街や音楽やその他のものについてのあれこれ。

南相馬から来たビーグル

徒歩で通勤中に赤信号で止まったら、自転車に乗ったおっちゃんがビーグルを連れて信号待ちしていた。

とりあえず街を歩いていて犬に出会ったら、状況が許すかぎりあいさつして、先方の気が向くようなら友好的なコミュニケーションを試みるのが個人的な習性。かがんで目を合わせて、拳を握って鼻づらに手の甲を差し出す。くんくん。だいたいこのあたりの表情で、その犬がこちらを気に入ったかどうか、こちらを相手にする気があるかどうかがわかる(敵意や警戒心がなくても、パトロールにいそがしい場合もあるし)。
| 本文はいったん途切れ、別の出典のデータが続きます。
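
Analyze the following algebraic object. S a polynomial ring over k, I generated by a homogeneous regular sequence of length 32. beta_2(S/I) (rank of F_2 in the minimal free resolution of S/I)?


Regular sequence => Koszul complex is the minimal free resolution.
Syz_1 minimally generated by Koszul relations f_i*e_j - f_j*e_i (i<j): mu(Syz_1) = beta_2 = C(m,2) = m(m-1)/2
m=32
32*31/2 = 496


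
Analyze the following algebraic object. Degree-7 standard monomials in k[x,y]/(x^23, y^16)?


k[x,y], I = (x^23, y^16), d = 7
Need i < 23 and d-i < 16.
Range: 0 <= i <= 7.
H(7) = 8


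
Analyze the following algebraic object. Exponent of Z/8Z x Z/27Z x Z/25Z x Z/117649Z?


Exponent = lcm of the cyclic orders; pairwise coprime => product.
2^3*3^3*5^2*7^6=8*27*25*117649=635304600


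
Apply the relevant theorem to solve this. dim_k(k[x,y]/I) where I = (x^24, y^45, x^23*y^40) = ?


k[x,y]/I, I = (x^24, y^45, x^23*y^40)
Rect: 24x45=1080. Corner: (24-23)x(45-40)=5.
dim = 1080-5 = 1075


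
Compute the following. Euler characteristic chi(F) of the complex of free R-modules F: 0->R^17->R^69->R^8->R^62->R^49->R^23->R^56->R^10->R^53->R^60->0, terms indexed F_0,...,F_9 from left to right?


chi = sum (-1)^i * rank:
(-1)^0*17=17
(-1)^1*69=-69
(-1)^2*8=8
(-1)^3*62=-62
(-1)^4*49=49
(-1)^5*23=-23
(-1)^6*56=56
(-1)^7*10=-10
(-1)^8*53=53
(-1)^9*60=-60
chi=-41


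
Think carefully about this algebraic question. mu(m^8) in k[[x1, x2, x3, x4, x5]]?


C(n+d-1,d)=C(12,8)=495


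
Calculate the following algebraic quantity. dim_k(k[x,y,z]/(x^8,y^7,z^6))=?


Basis: x^iy^jz^k, i<8,j<7,k<6
8*7*6=336


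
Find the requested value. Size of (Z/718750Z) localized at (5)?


5-primary part: 718750=5^6*46
Size=5^6=15625


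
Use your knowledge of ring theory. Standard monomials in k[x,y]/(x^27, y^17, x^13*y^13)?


k[x,y]/I, I = (x^27, y^17, x^13*y^13)
Rect: 27x17=459. Corner: (27-13)x(17-13)=56.
dim = 459-56 = 403


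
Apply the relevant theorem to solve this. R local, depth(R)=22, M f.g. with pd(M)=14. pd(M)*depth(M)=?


pd+depth=22
depth=22-14=8
pd*depth=14*8=112


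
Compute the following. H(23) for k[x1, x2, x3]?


C(d+n-1,n-1)=C(25,2)=300


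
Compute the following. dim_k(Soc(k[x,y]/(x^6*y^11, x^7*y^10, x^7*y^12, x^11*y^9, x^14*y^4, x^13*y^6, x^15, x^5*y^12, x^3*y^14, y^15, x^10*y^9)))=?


Socle = ann(m) = span of standard monomials u with x*u, y*u in I (staircase corners).
Redundant generators: x^7*y^12, x^11*y^9
Minimal generators: x^15, x^14*y^4, x^13*y^6, x^10*y^9, x^7*y^10, x^6*y^11, x^5*y^12, x^3*y^14, y^15
Corners: x^2y^14, x^4y^13, x^5y^11, x^6y^10, x^9y^9, x^12y^8, x^13y^5, x^14y^3
Socle dim=8


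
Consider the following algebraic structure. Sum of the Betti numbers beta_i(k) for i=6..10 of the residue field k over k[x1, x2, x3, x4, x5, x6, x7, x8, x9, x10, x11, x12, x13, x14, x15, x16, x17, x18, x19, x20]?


Koszul resolution: beta_i(k)=C(n,i), n=20
C(20,6)=38760, C(20,7)=77520, C(20,8)=125970, C(20,9)=167960, C(20,10)=184756
Sum=594966


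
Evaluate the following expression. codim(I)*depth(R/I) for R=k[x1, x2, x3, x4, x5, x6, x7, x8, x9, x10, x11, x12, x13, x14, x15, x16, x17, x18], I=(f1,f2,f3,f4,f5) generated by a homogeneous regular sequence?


codim=5, depth=dim(R/I)=18-5=13
Product=5*13=65


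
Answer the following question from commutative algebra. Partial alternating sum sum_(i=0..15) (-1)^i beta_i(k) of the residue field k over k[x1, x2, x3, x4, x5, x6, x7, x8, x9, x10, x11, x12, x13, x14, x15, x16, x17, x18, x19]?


Koszul resolution: beta_i(k)=C(n,i), n=19
sum_(i=0..p) (-1)^i C(n,i) = (-1)^p C(n-1,p)
(-1)^15*C(18,15) = (-1)^15*816 = -816


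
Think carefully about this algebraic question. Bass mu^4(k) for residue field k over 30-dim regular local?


C(n,i)=C(30,4)=27405


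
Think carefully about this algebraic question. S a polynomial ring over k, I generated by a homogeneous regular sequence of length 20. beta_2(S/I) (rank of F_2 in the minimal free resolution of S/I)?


Regular sequence => Koszul complex is the minimal free resolution.
Syz_1 minimally generated by Koszul relations f_i*e_j - f_j*e_i (i<j): mu(Syz_1) = beta_2 = C(m,2) = m(m-1)/2
m=20
20*19/2 = 190


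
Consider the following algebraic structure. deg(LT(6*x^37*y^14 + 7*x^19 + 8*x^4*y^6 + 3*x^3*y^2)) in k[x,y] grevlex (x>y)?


LT: 6*x^37*y^14
deg_x=37, deg_y=14
Total=37+14=51


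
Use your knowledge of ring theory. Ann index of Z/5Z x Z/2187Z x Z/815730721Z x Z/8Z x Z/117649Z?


Exponent = lcm of the cyclic orders; pairwise coprime => product.
5^1*3^7*13^8*2^3*7^6=5*2187*815730721*8*117649=8395447166484388920


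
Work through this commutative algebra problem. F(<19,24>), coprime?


gcd(19,24)=1 => F=ab-a-b=19*24-19-24=456-43=413


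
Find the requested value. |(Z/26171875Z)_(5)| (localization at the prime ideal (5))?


5-primary part: 26171875=5^8*67
Size=5^8=390625


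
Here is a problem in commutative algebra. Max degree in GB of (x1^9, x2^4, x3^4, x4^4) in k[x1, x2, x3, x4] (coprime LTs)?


Pure powers, coprime LTs => already GB.
Degrees: 9, 4, 4, 4
Max=9


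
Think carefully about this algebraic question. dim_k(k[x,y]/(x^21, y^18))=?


Basis: x^i*y^j, i<21, j<18
21*18=378


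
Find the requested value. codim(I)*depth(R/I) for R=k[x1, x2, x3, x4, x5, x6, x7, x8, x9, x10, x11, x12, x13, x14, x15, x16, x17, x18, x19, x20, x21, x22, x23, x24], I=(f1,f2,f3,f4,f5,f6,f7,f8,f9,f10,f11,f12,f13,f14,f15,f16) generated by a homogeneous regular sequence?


codim=16, depth=dim(R/I)=24-16=8
Product=16*8=128


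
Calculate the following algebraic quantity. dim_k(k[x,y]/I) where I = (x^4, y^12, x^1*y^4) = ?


k[x,y]/I, I = (x^4, y^12, x^1*y^4)
Rect: 4x12=48. Corner: (4-1)x(12-4)=24.
dim = 48-24 = 24


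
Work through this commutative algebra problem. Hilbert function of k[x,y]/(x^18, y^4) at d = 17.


k[x,y], I = (x^18, y^4), d = 17
Need i < 18 and d-i < 4.
Range: 14 <= i <= 17.
H(17) = 4


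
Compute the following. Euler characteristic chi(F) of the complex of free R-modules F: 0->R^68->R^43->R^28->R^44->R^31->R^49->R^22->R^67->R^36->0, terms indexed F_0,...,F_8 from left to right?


chi = sum (-1)^i * rank:
(-1)^0*68=68
(-1)^1*43=-43
(-1)^2*28=28
(-1)^3*44=-44
(-1)^4*31=31
(-1)^5*49=-49
(-1)^6*22=22
(-1)^7*67=-67
(-1)^8*36=36
chi=-18


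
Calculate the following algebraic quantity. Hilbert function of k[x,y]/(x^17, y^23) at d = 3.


k[x,y], I = (x^17, y^23), d = 3
Need i < 17 and d-i < 23.
Range: 0 <= i <= 3.
H(3) = 4


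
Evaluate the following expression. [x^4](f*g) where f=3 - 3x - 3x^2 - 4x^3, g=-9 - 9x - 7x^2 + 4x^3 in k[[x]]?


[x^4] = sum a_i*b_j, i+j=4
  -3*4=-12
  -3*-7=21
  -4*-9=36
Sum=45


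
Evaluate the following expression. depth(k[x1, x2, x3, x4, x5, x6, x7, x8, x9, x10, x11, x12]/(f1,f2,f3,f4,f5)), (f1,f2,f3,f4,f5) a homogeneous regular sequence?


depth(R)=12
depth(R/I)=12-5=7


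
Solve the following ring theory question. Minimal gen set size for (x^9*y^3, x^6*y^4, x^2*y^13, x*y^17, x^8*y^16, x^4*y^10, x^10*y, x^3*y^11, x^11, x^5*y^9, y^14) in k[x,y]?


Remove redundant (divisible by others).
x^8*y^16 redundant.
x*y^17 redundant.
Min: x^11, x^10*y, x^9*y^3, x^6*y^4, x^5*y^9, x^4*y^10, x^3*y^11, x^2*y^13, y^14
Count=9


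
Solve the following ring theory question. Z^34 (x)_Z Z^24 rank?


rank(M(x)N) = rank(M)*rank(N)
34*24 = 816


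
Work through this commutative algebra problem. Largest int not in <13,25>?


gcd(13,25)=1 => F=ab-a-b=13*25-13-25=325-38=287


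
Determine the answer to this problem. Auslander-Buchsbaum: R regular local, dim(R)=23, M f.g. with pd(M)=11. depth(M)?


pd+depth=depth(R)=23
depth=23-11=12


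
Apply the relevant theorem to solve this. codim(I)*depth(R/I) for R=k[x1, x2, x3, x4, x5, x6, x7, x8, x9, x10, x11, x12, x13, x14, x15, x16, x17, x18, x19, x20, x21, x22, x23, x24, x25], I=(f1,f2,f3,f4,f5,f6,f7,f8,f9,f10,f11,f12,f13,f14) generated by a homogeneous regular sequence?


codim=14, depth=dim(R/I)=25-14=11
Product=14*11=154


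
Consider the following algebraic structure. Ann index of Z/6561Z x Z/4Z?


Exponent = lcm of the cyclic orders; pairwise coprime => product.
3^8*2^2=6561*4=26244


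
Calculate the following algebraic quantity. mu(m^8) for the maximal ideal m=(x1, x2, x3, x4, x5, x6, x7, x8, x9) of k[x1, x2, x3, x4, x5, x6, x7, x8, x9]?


Graded Nakayama: mu(m^d) = dim_k (m^d/m^(d+1)) = #degree-8 monomials in 9 vars
C(n+d-1,d)=C(16,8)=12870


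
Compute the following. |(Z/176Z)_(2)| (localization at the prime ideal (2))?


2-primary part: 176=2^4*11
Size=2^4=16


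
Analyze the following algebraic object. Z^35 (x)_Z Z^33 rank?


rank(M(x)N) = rank(M)*rank(N)
35*33 = 1155


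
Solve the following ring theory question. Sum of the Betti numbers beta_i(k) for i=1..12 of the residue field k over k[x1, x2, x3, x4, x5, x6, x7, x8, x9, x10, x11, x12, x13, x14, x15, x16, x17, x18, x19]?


Koszul resolution: beta_i(k)=C(n,i), n=19
C(19,1)=19, C(19,2)=171, C(19,3)=969, C(19,4)=3876, C(19,5)=11628, C(19,6)=27132, C(19,7)=50388, C(19,8)=75582, C(19,9)=92378, C(19,10)=92378, C(19,11)=75582, C(19,12)=50388
Sum=480491


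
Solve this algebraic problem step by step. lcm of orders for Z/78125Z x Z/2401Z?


Exponent = lcm of the cyclic orders; pairwise coprime => product.
5^7*7^4=78125*2401=187578125


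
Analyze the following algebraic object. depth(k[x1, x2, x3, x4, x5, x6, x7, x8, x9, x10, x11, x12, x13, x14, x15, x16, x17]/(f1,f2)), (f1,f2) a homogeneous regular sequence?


depth(R)=17
depth(R/I)=17-2=15


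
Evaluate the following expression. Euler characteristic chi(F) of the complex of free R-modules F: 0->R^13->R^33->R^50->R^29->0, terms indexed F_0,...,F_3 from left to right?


chi = sum (-1)^i * rank:
(-1)^0*13=13
(-1)^1*33=-33
(-1)^2*50=50
(-1)^3*29=-29
chi=1


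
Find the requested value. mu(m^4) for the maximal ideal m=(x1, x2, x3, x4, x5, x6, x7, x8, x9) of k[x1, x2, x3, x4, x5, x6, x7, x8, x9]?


Graded Nakayama: mu(m^d) = dim_k (m^d/m^(d+1)) = #degree-4 monomials in 9 vars
C(n+d-1,d)=C(12,4)=495


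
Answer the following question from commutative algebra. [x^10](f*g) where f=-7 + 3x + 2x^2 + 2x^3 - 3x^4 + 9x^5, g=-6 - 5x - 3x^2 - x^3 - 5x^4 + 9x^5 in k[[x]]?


[x^10] = sum a_i*b_j, i+j=10
  9*9=81
Sum=81


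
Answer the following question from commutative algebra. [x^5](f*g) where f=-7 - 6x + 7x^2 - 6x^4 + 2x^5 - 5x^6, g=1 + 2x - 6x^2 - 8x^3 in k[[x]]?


[x^5] = sum a_i*b_j, i+j=5
  7*-8=-56
  -6*2=-12
  2*1=2
Sum=-66


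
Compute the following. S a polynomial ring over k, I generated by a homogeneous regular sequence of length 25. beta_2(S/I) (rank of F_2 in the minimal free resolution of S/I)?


Regular sequence => Koszul complex is the minimal free resolution.
Syz_1 minimally generated by Koszul relations f_i*e_j - f_j*e_i (i<j): mu(Syz_1) = beta_2 = C(m,2) = m(m-1)/2
m=25
25*24/2 = 300


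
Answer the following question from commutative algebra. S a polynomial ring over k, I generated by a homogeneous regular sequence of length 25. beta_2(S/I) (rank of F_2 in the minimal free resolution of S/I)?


Regular sequence => Koszul complex is the minimal free resolution.
Syz_1 minimally generated by Koszul relations f_i*e_j - f_j*e_i (i<j): mu(Syz_1) = beta_2 = C(m,2) = m(m-1)/2
m=25
25*24/2 = 300


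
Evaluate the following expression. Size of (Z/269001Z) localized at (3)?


3-primary part: 269001=3^8*41
Size=3^8=6561


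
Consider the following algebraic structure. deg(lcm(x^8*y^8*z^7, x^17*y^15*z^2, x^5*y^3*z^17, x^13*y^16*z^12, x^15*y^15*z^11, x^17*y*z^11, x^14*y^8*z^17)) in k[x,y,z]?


lcm = componentwise max:
x: max(8,17,5,13,15,17,14)=17
y: max(8,15,3,16,15,1,8)=16
z: max(7,2,17,12,11,11,17)=17
Total=17+16+17=50


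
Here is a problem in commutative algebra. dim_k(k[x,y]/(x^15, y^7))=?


Basis: x^i*y^j, i<15, j<7
15*7=105


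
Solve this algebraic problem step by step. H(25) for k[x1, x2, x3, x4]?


C(d+n-1,n-1)=C(28,3)=3276


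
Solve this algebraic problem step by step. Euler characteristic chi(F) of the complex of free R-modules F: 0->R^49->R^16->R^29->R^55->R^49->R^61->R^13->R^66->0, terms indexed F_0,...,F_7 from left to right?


chi = sum (-1)^i * rank:
(-1)^0*49=49
(-1)^1*16=-16
(-1)^2*29=29
(-1)^3*55=-55
(-1)^4*49=49
(-1)^5*61=-61
(-1)^6*13=13
(-1)^7*66=-66
chi=-58


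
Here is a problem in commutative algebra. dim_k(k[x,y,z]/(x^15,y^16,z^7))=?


Basis: x^iy^jz^k, i<15,j<16,k<7
15*16*7=1680


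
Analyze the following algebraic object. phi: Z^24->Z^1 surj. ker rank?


rank(ker) = 24-1 = 23


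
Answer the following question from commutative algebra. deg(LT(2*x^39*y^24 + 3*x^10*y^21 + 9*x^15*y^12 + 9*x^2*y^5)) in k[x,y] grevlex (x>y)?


LT: 2*x^39*y^24
deg_x=39, deg_y=24
Total=39+24=63


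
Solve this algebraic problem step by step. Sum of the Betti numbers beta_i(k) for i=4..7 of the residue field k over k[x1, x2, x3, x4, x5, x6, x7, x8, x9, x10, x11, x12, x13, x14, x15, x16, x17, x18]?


Koszul resolution: beta_i(k)=C(n,i), n=18
C(18,4)=3060, C(18,5)=8568, C(18,6)=18564, C(18,7)=31824
Sum=62016


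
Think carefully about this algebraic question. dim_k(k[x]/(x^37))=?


Basis: 1,x,...,x^36
dim=37


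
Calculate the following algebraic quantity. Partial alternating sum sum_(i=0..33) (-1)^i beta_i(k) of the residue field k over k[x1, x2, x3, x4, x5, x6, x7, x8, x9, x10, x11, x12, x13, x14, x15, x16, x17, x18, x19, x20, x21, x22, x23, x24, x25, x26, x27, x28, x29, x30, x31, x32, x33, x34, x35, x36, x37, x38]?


Koszul resolution: beta_i(k)=C(n,i), n=38
sum_(i=0..p) (-1)^i C(n,i) = (-1)^p C(n-1,p)
(-1)^33*C(37,33) = (-1)^33*66045 = -66045


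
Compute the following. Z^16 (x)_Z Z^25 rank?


rank(M(x)N) = rank(M)*rank(N)
16*25 = 400


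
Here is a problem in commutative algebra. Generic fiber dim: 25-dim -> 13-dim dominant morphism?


dim(fiber)=dim(X)-dim(Y)=25-13=12


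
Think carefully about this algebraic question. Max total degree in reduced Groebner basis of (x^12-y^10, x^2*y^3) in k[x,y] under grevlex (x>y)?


LT(f1)=x^12, LT(f2)=x^2y^3, lcm=x^12y^3
S(f1,f2) = y^3*f1 - x^10*f2 = -y^13
Reduced GB = {f1, f2, y^13}; degrees 12, 5, 13
Max = 13


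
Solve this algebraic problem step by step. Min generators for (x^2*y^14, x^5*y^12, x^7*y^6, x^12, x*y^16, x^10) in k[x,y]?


Remove redundant (divisible by others).
x^12 redundant.
Min: x^10, x^7*y^6, x^5*y^12, x^2*y^14, x*y^16
Count=5


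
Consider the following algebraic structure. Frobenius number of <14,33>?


gcd(14,33)=1 => F=ab-a-b=14*33-14-33=462-47=415


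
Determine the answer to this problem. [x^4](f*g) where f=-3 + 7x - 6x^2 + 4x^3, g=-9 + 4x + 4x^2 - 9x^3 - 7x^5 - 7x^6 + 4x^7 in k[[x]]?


[x^4] = sum a_i*b_j, i+j=4
  7*-9=-63
  -6*4=-24
  4*4=16
Sum=-71


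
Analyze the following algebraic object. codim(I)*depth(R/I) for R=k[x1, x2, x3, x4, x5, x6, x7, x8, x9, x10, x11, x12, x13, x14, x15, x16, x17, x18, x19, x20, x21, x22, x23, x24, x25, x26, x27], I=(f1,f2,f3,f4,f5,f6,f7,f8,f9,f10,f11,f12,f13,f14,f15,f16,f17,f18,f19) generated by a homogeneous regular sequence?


codim=19, depth=dim(R/I)=27-19=8
Product=19*8=152


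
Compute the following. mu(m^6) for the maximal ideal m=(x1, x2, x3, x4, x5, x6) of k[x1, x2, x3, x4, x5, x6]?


Graded Nakayama: mu(m^d) = dim_k (m^d/m^(d+1)) = #degree-6 monomials in 6 vars
C(n+d-1,d)=C(11,6)=462


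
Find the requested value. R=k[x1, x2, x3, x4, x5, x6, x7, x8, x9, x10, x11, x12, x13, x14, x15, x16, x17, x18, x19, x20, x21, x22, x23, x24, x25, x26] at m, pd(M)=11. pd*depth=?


pd+depth=26
depth=26-11=15
pd*depth=11*15=165


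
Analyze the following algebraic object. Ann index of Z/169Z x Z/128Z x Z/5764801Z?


Exponent = lcm of the cyclic orders; pairwise coprime => product.
13^2*2^7*7^8=169*128*5764801=124704175232


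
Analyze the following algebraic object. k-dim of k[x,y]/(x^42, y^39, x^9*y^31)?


k[x,y]/I, I = (x^42, y^39, x^9*y^31)
Rect: 42x39=1638. Corner: (42-9)x(39-31)=264.
dim = 1638-264 = 1374


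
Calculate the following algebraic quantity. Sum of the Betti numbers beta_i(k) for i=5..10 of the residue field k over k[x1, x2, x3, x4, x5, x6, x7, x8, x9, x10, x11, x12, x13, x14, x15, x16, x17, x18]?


Koszul resolution: beta_i(k)=C(n,i), n=18
C(18,5)=8568, C(18,6)=18564, C(18,7)=31824, C(18,8)=43758, C(18,9)=48620, C(18,10)=43758
Sum=195092


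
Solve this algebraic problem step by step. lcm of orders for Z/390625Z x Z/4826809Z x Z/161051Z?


Exponent = lcm of the cyclic orders; pairwise coprime => product.
5^8*13^6*11^5=390625*4826809*161051=303657193851171875


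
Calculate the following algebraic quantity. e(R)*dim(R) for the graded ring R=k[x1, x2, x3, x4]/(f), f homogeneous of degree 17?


e(R)=deg(f)=17, dim(R)=4-1=3
e*dim=17*3=51


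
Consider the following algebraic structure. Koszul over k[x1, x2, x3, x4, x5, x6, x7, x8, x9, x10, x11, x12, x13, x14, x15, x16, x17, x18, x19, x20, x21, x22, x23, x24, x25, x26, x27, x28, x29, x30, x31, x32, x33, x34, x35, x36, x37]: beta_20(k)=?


C(n,i)=C(37,20)=15905368710


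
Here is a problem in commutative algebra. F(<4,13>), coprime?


gcd(4,13)=1 => F=ab-a-b=4*13-4-13=52-17=35


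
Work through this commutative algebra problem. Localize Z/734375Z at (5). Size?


5-primary part: 734375=5^6*47
Size=5^6=15625


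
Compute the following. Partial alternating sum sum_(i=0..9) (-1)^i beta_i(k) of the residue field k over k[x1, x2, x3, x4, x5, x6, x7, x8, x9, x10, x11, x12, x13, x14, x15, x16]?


Koszul resolution: beta_i(k)=C(n,i), n=16
sum_(i=0..p) (-1)^i C(n,i) = (-1)^p C(n-1,p)
(-1)^9*C(15,9) = (-1)^9*5005 = -5005


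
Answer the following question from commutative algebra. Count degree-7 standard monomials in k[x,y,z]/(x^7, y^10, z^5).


Need i<7, j<10, k<5 with i+j+k=7.
For each i, j ranges over max(0,7-i-4)..min(9,7-i):
  i=0: j in [3,7] -> 5
  i=1: j in [2,6] -> 5
  i=2: j in [1,5] -> 5
  i=3: j in [0,4] -> 5
  i=4: j in [0,3] -> 4
  i=5: j in [0,2] -> 3
  i=6: j in [0,1] -> 2
H(7) = 5+5+5+5+4+3+2 = 29


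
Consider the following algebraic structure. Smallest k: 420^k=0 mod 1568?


420^k mod 1568:
k=1: 420
k=2: 784
k=3: 0
First zero at k = 3


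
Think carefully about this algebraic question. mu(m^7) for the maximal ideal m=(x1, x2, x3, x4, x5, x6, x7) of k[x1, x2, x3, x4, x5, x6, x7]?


Graded Nakayama: mu(m^d) = dim_k (m^d/m^(d+1)) = #degree-7 monomials in 7 vars
C(n+d-1,d)=C(13,7)=1716


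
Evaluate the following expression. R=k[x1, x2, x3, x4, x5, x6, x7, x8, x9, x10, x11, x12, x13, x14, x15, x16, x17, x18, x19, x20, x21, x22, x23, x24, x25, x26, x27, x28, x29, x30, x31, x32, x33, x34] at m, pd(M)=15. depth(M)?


pd+depth=depth(R)=34
depth=34-15=19


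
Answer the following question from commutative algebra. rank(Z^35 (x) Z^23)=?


rank(M(x)N) = rank(M)*rank(N)
35*23 = 805


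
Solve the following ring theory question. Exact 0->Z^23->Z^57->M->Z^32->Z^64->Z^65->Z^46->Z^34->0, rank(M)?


Alt sum=0:
(-1)^0*23 + (-1)^1*57 + (-1)^2*? + (-1)^3*32 + (-1)^4*64 + (-1)^5*65 + (-1)^6*46 + (-1)^7*34=0
rank(M)=55


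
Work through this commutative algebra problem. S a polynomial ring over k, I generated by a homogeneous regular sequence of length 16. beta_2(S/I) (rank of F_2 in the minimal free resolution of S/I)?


Regular sequence => Koszul complex is the minimal free resolution.
Syz_1 minimally generated by Koszul relations f_i*e_j - f_j*e_i (i<j): mu(Syz_1) = beta_2 = C(m,2) = m(m-1)/2
m=16
16*15/2 = 120


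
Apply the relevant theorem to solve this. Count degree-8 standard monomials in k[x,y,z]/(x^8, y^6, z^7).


Need i<8, j<6, k<7 with i+j+k=8.
For each i, j ranges over max(0,8-i-6)..min(5,8-i):
  i=0: j in [2,5] -> 4
  i=1: j in [1,5] -> 5
  i=2: j in [0,5] -> 6
  i=3: j in [0,5] -> 6
  i=4: j in [0,4] -> 5
  i=5: j in [0,3] -> 4
  i=6: j in [0,2] -> 3
  i=7: j in [0,1] -> 2
H(8) = 4+5+6+6+5+4+3+2 = 35


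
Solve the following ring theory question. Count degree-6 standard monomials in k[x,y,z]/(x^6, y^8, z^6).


Need i<6, j<8, k<6 with i+j+k=6.
For each i, j ranges over max(0,6-i-5)..min(7,6-i):
  i=0: j in [1,6] -> 6
  i=1: j in [0,5] -> 6
  i=2: j in [0,4] -> 5
  i=3: j in [0,3] -> 4
  i=4: j in [0,2] -> 3
  i=5: j in [0,1] -> 2
H(6) = 6+6+5+4+3+2 = 26


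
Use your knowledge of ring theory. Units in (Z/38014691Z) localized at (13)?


Local ring = Z/28561Z.
phi(28561) = 13^3*(13-1) = 26364


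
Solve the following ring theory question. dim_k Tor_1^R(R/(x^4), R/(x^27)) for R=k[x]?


Tor_1(R/I,R/J)=(I cap J)/IJ=(x^27)/(x^31)
dim=31-27=min(4,27)=4


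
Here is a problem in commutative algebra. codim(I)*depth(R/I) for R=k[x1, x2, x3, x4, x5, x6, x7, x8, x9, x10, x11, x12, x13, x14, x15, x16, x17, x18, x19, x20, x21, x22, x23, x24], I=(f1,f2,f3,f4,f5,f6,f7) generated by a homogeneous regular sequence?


codim=7, depth=dim(R/I)=24-7=17
Product=7*17=119


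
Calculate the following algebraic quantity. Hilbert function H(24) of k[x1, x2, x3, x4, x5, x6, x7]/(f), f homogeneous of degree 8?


C(30,6)-C(22,6)=593775-74613=519162


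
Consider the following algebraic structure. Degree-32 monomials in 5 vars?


C(d+n-1,n-1)=C(36,4)=58905


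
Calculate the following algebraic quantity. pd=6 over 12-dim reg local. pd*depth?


pd+depth=12
depth=12-6=6
pd*depth=6*6=36


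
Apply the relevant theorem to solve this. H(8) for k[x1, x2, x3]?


C(d+n-1,n-1)=C(10,2)=45


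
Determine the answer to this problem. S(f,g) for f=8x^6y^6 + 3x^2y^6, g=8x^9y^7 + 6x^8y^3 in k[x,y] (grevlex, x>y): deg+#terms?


LT(f)=8x^6y^6, LT(g)=8x^9y^7
lcm(LM)=x^9y^7
S(f,g) (scaled by 64 to clear denominators) = 8x^3y*f - 8*g = 24x^5y^7 - 48x^8y^3
2 terms, deg 12.
12+2=14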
くんくん。にっこり。日本犬ほどじゃないけれど、ビーグルは比較的表情が読みやすい。

尻尾が水平になっていて、どことなく落ち着きのない足取りだったので、ちょいとごきげんななめなのかな、みたいに感じていたけれど、そうでもないみたい。首と喉元をなでて、胸を軽く叩く。あまり興奮していないような穏やかな感じで、それでも立ち上がって抱きついてくる。腹が見える(オスだ)。しあわせな育ちかたをしたんだろうなぁ。

「愛想はいいんだけどね。おれには絶対、抱きついてきたりしないですよ」

おっちゃんが云う。え、なんでなんだろそれ。

南相馬で飼われてたんだけど、預かってるんですよ。帰れないしねぇ」

なるほど。安心して歩けない、馴染みのない街だった、と云うことなんだね。里親のおっちゃんが世話してくれるけれど、なんか心もとない、ってわけだったんだ。

周りを見回すと、通勤中のひとたちの姿がたくさん見える。あと30分もすれば、もっとたくさんのひとが行き交う情景が見られるだろう。いまの仙台の街はもう、去年のいまごろと一見なにも変わっていないようだけれど、でもおなじような影はこの風景のなかにいくつも落ちているんだろうな、とか思う。見えなくても。